Might be a good book if you like self help books
A good portion of the book is stoicism history. The rest is self help on the uselessness of certain desires. Not rocket science; not very brillant

Siddhartha Meets Darwin
Most good philosophy books draw our attention to features of human experience that are so "obvious" that we take them for granted. That's the key to the brilliance of "On Desire," which unpacks the meaning of four often overlooked truths: (1) that our conscious and unconscious life is permeated by basic (or "terminal") desires for food, sex, social prestige, physical safety and so forth; (2) that our non-basic desires are usually instrumental desires aimed at achieving our basic desires; (3) that our basic desires are not chosen by us, but are bequeathed by natural selection; and (4) that fulfillment of our basic desires may help us to survive and reproduce, but does not necessarily make us happy, since happiness it not a concern of natural selection. The bottom line is that we are slaves to desires that are indifferent to our happiness and personal satisfaction. We spend our lives beavering away to fulfill these desires and then wonder why the results don't make us happy.
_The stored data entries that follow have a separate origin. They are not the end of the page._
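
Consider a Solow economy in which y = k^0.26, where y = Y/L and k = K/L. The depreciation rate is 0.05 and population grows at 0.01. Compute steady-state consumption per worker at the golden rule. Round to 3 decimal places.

c_gold ≈ 1.239

Capital per worker breaks even when investment replaces (n + δ)·k; here n + δ = 0.06.
At the golden rule the marginal product of capital equals n+δ: 0.26·k^(0.26−1) = 0.06. Solving, k_gold = (0.26/0.06)^(1/0.74) ≈ 7.2539.
y_gold = 7.2539^0.26 ≈ 1.6740.
c_gold = y_gold − (n+δ)·k_gold = 1.6740 − 0.06·7.2539 ≈ 1.2387.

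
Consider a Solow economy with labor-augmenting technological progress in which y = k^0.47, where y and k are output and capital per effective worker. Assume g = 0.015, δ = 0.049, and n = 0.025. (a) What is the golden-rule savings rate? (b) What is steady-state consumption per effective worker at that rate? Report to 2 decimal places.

(a) s_gold = 0.47; (b) c_gold ≈ 2.32

Capital per effective worker breaks even when investment replaces (n + g + δ)·k; here n + g + δ = 0.089.
For Cobb-Douglas, s_gold equals capital's share: s_gold = 0.47.
Setting f'(k) = n+g+δ gives 0.47·k^(0.47−1) = 0.089, hence k_gold = (0.47/0.089)^(1/0.53) ≈ 23.0993.
y_gold = 23.0993^0.47 ≈ 4.3741; c_gold = (1−0.47)·y_gold ≈ 2.3183.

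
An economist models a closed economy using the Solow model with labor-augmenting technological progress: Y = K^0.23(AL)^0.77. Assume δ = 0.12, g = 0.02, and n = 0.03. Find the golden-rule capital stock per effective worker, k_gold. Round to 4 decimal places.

The effective depreciation rate is n + g + δ = 0.03 + 0.02 + 0.12 = 0.17.
Golden rule sets MPK = n+g+δ: 0.23·k^(0.23−1) = 0.17, so k_gold = (0.23/0.17)^(1/0.77) ≈ 1.4808.

k_gold ≈ 1.4808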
That's an important (if depressing) truth about the human condition, and it sets the stage for the author's exposition of Buddhism, Stoicism, and other strategies for mastering our desires and regaining control of our lives. The writing is lucid and the book is filled with common sense and casual erudition. I knocked off one star only because the sections on "coping" philosophies were really too brief to do them justice.

I want...you to read this book.
More people should. I majored in biology so I already knew the basis for most of his arguments (re: evolutionary programming), but reading it in all the different contexts (religious, philosophical, etc.) was to view the ways we try to adapt and understand our wants in a singular or communal setting (have a new respect for the Amish and Mennonites!).

A portion that really stuck with me though was in discovering that our brain knows what we want before our conscious actually does -- much to chew on in that section.

Live your life by controlling your desires, don't let them control you is essentially what I took away from the vast landscape he manages to cover in this little book. Read it and see what message you come back with.